Most people, whether Christian or not, are at least slightly familiar with Gregorian chant. But this 5th-century monophonic, unaccompanied liturgical music is far from being the first chanted psalmody in Christianity.
Singing has been an integral part of the Christian liturgy since its very inception. Based on a very specific passage found in the Gospel of Matthew, which explicitly mentions hymns were sung during the Last Supper (Cf. Matt 26:30), some believe the roots of Christian liturgical chant are found in ancient Jewish psalmodies. However, contemporary biblical scholars beg to differ. Based on some archaeological findings —the noted Oxyrhynchus Hymn in particular— they claim most early Christian hymns were not using the Psalms as texts at all.
The oldest Christian hymn
The Oxyrhynchus Papyri are a group of manuscripts discovered at an ancient rubbish dump near Oxyrhynchus (modern El-Bahnasa) in Egypt in the late 19th and early 20th centuries. All these manuscripts date from the time of the Ptolemaic and Roman periods of Egyptian history (that is, from the year 32 BC until the Muslim conquest of Egypt, in 640). Among those manuscripts, the Oxyrhynchus Hymn was found. This is the earliest known manuscript of a Christian Greek hymn containing both lyrics and Greek vocal musical notation. Written around the end of the 3rd century, the manuscript is now preserved at the Papyrology Rooms of the Sackler Library, Oxford.
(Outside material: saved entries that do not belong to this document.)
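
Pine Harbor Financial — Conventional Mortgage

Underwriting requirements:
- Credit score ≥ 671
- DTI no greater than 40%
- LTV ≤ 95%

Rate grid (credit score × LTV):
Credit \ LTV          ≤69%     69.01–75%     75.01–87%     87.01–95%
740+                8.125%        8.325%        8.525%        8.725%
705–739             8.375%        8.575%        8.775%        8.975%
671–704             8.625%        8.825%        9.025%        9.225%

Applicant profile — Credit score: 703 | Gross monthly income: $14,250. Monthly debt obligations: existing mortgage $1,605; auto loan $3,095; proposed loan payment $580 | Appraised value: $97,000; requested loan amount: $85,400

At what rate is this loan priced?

9.225%

Credit score 703 ≥ 671; Total monthly debts = (1,605 + 3,095 + 580) = 5,280. DTI = 5,280/14,250 = 37.1% ≤ 40%
Loan-to-value = 85,400/97,000 = 88% — pass (95% max)
Credit 703 → row 671–704; LTV 88% → column 87.01–95%. Grid cell → 9.225%.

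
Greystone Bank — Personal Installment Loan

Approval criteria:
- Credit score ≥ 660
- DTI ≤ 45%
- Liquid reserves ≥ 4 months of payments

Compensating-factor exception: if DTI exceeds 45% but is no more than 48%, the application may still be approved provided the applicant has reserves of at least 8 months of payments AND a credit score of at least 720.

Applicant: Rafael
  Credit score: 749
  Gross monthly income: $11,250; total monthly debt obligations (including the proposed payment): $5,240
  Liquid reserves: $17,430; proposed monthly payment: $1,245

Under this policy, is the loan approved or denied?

Approved

Credit score 749 ≥ 660 (meets base)
DTI: 5,240 ÷ 11,250 = 46.6%, over the 45% base limit.
Liquid reserves cover 17,430/1,245 = 14.0 months — ≥ 4 required
46.6% falls in the override range (45%–48%), so the compensating-factor test applies.
Reserves 14.0 ≥ 8 months; credit score 749 ≥ 720.
Both override conditions satisfied; DTI exception granted.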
The lyrics of the Oxyrhynchus Hymn begin by invoking silence for the praise of the Holy Trinity. This “silence” is a common trope in ancient Greek hymnody, and is traditionally referred to as “cosmic stillness.” Its lyrics are far from even alluding to anything that can be found in a psalm:
Scholars also explain psalms were not sung in synagogues for centuries after the Second Temple was destroyed by the Romans in the year 70.
Early Christian liturgical traditions
Ancient Christian sources confirm Christians sang during the liturgy in those early days. This tradition, the chanting of the canonical hours in particular, has its roots in the early 4th century, when monks who followed St. Anthony into the desert began singing the complete cycle of 150 psalms each week —and other prayers, antiphons, and short hymns as well. By the late 4th century, antiphonal psalmody was already popular as much as in the Christian East as in the West, where it had been introduced by St. Ambrose. Augustine himself describes how responsorial psalms were already sung during Mass. But the fact that singing was popular does not mean it was standardized. Gregory I is often credited with compiling and standardizing these different traditions. However, that might not have been entirely the case.
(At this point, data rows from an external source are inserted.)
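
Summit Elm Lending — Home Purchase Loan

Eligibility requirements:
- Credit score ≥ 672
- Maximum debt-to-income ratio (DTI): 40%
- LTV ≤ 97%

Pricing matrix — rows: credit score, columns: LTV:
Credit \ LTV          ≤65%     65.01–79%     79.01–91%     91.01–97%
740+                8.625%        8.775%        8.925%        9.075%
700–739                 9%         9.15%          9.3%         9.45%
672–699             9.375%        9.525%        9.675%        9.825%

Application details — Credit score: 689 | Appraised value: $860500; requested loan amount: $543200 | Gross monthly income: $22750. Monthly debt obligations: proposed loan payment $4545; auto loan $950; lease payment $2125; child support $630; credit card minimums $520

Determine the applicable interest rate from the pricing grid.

Credit score 689 ≥ 672; Total monthly debts = (4,545 + 950 + 2,125 + 630 + 520) = 8,770. DTI = 8,770/22,750 = 38.5% ≤ 40%
LTV = 543,200/860,500 = 63.1% ≤ 97%
Credit 689 → row 672–699; LTV 63.1% → column ≤65%. Grid cell → 9.375%.

9.375%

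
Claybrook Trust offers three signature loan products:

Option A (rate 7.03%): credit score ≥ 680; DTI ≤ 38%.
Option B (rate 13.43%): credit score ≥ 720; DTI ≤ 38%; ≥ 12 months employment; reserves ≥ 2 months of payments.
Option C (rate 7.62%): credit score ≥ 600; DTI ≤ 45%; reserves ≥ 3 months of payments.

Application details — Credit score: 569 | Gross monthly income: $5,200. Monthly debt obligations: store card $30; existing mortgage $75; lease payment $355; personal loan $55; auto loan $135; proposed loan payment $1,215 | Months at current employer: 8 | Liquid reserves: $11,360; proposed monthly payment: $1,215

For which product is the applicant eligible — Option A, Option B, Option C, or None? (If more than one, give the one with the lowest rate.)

Total debts = (30 + 75 + 355 + 55 + 135 + 1,215) = 1,865; DTI = 1,865/5,200 = 35.9%.
Reserves = 11,360/1,215 = 9.3 months.
Option A: score 569 < 680; DTI 35.9% ≤ 38% → does not qualify.
Option B: score 569 < 720; DTI 35.9% ≤ 38%; employment 8 < 12 mo; reserves 9.3 ≥ 2 mo → does not qualify.
Option C: score 569 < 600; DTI 35.9% ≤ 45%; reserves 9.3 ≥ 3 mo → does not qualify.

None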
Even what we now know as Gregorian Chant (the most standardized, canonical form of Latin monodic liturgical psalmody) is a relatively late development born out of several other traditions. It blossomed mainly in western and central Europe during the 9th and 10th centuries, and experienced some later modifications in the Late Middle Ages and in the Early Renaissance. Even if tradition credits Pope Gregory I with inventing Gregorian chant (hence its name, “Gregorian”) nowadays most scholars believe that this kind of monophonic psalmody is rather a musical development stemming from Carolingian, Visigothic, Roman, and Gallican liturgical chants. The plot thickens when one considers that Visigothic chant (more commonly known as Mozarabic Chant), for example, is itself the product of the melting of two other traditions. One, coming from northern Spain, known as Castilian-Leonese; the other one, from the south of the Peninsula, known as Toledane (from Toledo), although it most likely originated in Seville —as St. Isidore suggests.
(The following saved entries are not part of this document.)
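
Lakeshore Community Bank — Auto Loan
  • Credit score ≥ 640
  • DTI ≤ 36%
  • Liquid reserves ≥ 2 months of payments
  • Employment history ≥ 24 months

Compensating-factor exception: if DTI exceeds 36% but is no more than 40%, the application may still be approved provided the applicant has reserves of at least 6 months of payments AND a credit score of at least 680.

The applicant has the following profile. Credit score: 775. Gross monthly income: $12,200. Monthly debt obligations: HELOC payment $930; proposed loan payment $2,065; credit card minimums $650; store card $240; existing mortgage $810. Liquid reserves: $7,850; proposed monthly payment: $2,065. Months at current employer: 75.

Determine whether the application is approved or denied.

Denied

Credit score 775 ≥ 640 (meets base)
Total debts = (930 + 2,065 + 650 + 240 + 810) = 4,695. DTI = 4,695/12,200 = 38.5% > 36% — standard DTI limit exceeded.
Liquid reserves cover 7,850/2,065 = 3.8 months — ≥ 2 required
Employment 75 ≥ 24 months
DTI 38.5% is within the 36%–40% exception band; checking compensating factors.
Reserves 3.8 < 6 months; credit score 775 ≥ 680.
Override conditions not both satisfied; exception does not apply.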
These other two “smaller” traditions have a strong Jewish influence. Some scholars argue that as late as the 4th century Jews and Christians shared some liturgical practices (such as the recitation of the psalms and the reading of the Old Testament books) in the Iberian Peninsula. Some of the melodies we hear in these monodic liturgical forms might have derived from these practices.
How the chanting we now roughly identify as “Gregorian” developed from the 5th to the 9th centuries is still an ongoing debate between musicologists, historians, and liturgy experts. But most scholars agree that it was not until Guido D’Arezzo made his noted contributions to musical notation that what we now know as “Gregorian” chant was really born. The changes Arezzo’s system introduced in plainchant notation were so significant that they eventually led to a new form of chanting that was named in honor of the then pope Gregory II. It was rather the lore surrounding the image of pope Gregory I that eventually culminated in his portrayal as the actual “author” of Gregorian chant. In fact, the melodic content of what we now know as “Gregorian” chant simply did not exist in Gregory I’s day. However, that has not kept his “authorship” as being popularly accepted as a fact, even today.